My week: Nick Wrenn

Monday, 22 October

We start the week by moving an extra team into Turkey to complement Nic Robertson’s reporting from northern Iraq. Tensions are high and we have good help from our sister channel CNN Turk. If everything suddenly sparks, we’ll be in good shape to respond on both sides of the border.

But restraint prevails and instead we find ourselves focusing on California. Fires have spread across a vast area and it becomes our major story of the week. At first in our coverage, we drop the names of A-list celebs whose homes are under threat. But it is much more significant and we sense major interest from our international audience.

As well as all the human stories, there is focus on how the politicians respond after the debacle of Katrina. And California, with its big personalities and big lifestyles, is always an enormous attraction.

Tuesday, 23 October

We are getting powerful reports from California. I’m struck especially by the piece-to-camera by Larry Himmel, a correspondent from our local affiliate CBS8, who reported on his house of 25 years being razed to the ground.

As his belongings burned, he kept focused on his job with only a slight trace of emotion in his voice. Now that is dedication to the profession.

I find myself applying the London dinner-party housing market analysis. Either there are some pretty dumb vendors out there or they have some razor sharp estate agents selling properties that have a high chance of being engulfed by a wall of fire.

Wednesday, 24 October

We’ve turned the CNN bug at the bottom of the screen from red to green for the screening of Planet In Peril, a four-hour documentary from 13 countries which we’re airing over two days. The bug is a vivid green but it gets the point across.

The documentary has had a big impact across CNN – we laid on special preview screenings for London staff – and I was encouraged by the positive pick-up in the press. ‘When CNN announces it is to produce a documentary that will examine our changing planet, the viewer may be confident that the resulting creation is unlikely to involve Alan Titchmarsh in a Millets gilet,’observes The Sunday Times.

Wednesday evening and off to Berlin for the NewsXchange conference. I like Berlin. Not the prettiest city by any means but it has a real sense of gravitas. I also find it a very friendly city. The traffic moves and lots of people ride bikes. Everyone looks calm and serene. Not like London, where people ooze anger and agitation.

Tonight I dine out courtesy of Nigel Baker of APTN and catch up with Ferhat Boratav from CNN Turk and my boss, Tony Maddox.

Thursday, 25 October

Several hundred execs and on-air talent from across Europe have gathered for two days of media introspection. Lots of them seem to smoke. No ban here, for now.
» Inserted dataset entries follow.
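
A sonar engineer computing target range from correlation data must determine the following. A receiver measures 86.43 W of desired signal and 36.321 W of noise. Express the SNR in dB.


SNR in decibels:
SNR = 10 * log10(Ps / Pn)
    = 10 * log10(86.43 / 36.321)
    = 10 * log10(2.3796)
    = 10 * 0.3765
    = 3.77 dB

3.77 dB


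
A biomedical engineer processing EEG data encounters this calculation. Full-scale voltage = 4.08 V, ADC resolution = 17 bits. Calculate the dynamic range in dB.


Dynamic range from full-scale to LSB:
V_min = V_max / 2^bits = 4.08 / 2^17
DR = 20 * log10(V_max / V_min)
   = 20 * log10(2^17)
   = 20 * 17 * log10(2)
   = 102.35 dB

102.35 dB


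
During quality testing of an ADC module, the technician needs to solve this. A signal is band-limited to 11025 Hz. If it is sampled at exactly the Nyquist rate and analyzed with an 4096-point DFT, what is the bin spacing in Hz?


Step 1 — Nyquist sampling rate:
fs = 2 * fmax = 2 * 11025 = 22050 Hz

Step 2 — DFT bin spacing:
df = fs / N = 22050 / 4096 = 5.3833 Hz

5.3833 Hz


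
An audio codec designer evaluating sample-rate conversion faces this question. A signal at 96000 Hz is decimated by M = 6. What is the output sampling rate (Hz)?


Decimation reduces the sample rate:
fs_out = fs_in / M
       = 96000 / 6
       = 16000.0 Hz

16000.0 Hz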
I bump into a couple of ex-BBC colleagues, John Angeli and Rob Freeman, for the first time in years. We discuss how newspapers are using video: the good, the bad and the ugly.
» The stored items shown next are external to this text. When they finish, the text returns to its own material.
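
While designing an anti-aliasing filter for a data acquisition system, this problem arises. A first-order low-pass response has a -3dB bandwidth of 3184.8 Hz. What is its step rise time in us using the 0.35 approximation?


Rise time from bandwidth relationship:
tr = 0.35 / BW
   = 0.35 / 3184.8
   = 0.0001098970108 s
   = 109.897 us

109.897 us


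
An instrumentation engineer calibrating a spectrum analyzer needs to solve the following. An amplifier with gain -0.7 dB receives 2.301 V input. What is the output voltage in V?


Output voltage from dB gain:
V_out = V_in * 10^(gain_dB / 20)
      = 2.301 * 10^(-0.7 / 20)
      = 2.301 * 0.922571
      = 2.1228 V

2.1228 V


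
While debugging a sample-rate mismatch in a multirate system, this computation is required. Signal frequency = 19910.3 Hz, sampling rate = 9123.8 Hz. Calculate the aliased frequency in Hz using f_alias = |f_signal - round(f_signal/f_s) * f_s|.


Compute the nearest integer multiple of fs to the signal:
n = round(19910.3 / 9123.8) = 2
f_alias = |19910.3 - 2 * 9123.8|
        = |19910.3 - 18247.6|
        = 1662.7 Hz

1662.7


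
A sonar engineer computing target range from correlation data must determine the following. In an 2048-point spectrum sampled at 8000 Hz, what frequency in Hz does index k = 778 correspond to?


Frequency of DFT bin k:
f_k = k * fs / N
    = 778 * 8000 / 2048
    = 6224000 / 2048
    = 3039.062 Hz

3039.062 Hz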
Meanwhile the conference is tackling Russia and Iran and there is another lamentably long list of journalists who have been killed over the past year. Delegates rise and stand in silence.

Star of the show today is Alan Johnston, who delivers an understated yet compelling account of his months held hostage in Gaza. He comes over exactly how he did after he had been released – modest, articulate yet candid about his fears. I ask him if he would go back to Gaza and he even manages to raise a laugh with his answer. He’d not want the BBC to have to launch another global Free Alan campaign, he says.

Tonight, we entertain colleagues from our affiliate channels around Europe and our marketing team have found an incredible venue, Axica, in the shadow of the Brandenburg Gate. It’s a vast glass structure designed to resemble a fishbowl. The crystal sculptures hanging from the roof cost £1m and perched at the top of the building is a boardroom with plasma screens the size of my flat.

The dinner is a loud and lively affair. I eat too many chocolates.

Friday, 26 October

The NewsXchange conference begins the day by considering whether YouTube will open up the US election to greater participation and accountability or stifle debate and deaden politics because everyone’s too scared to crack a joke or speak their mind. It’s interesting how many of the discussions this year reference round to digital media. A lot can change in a few short years.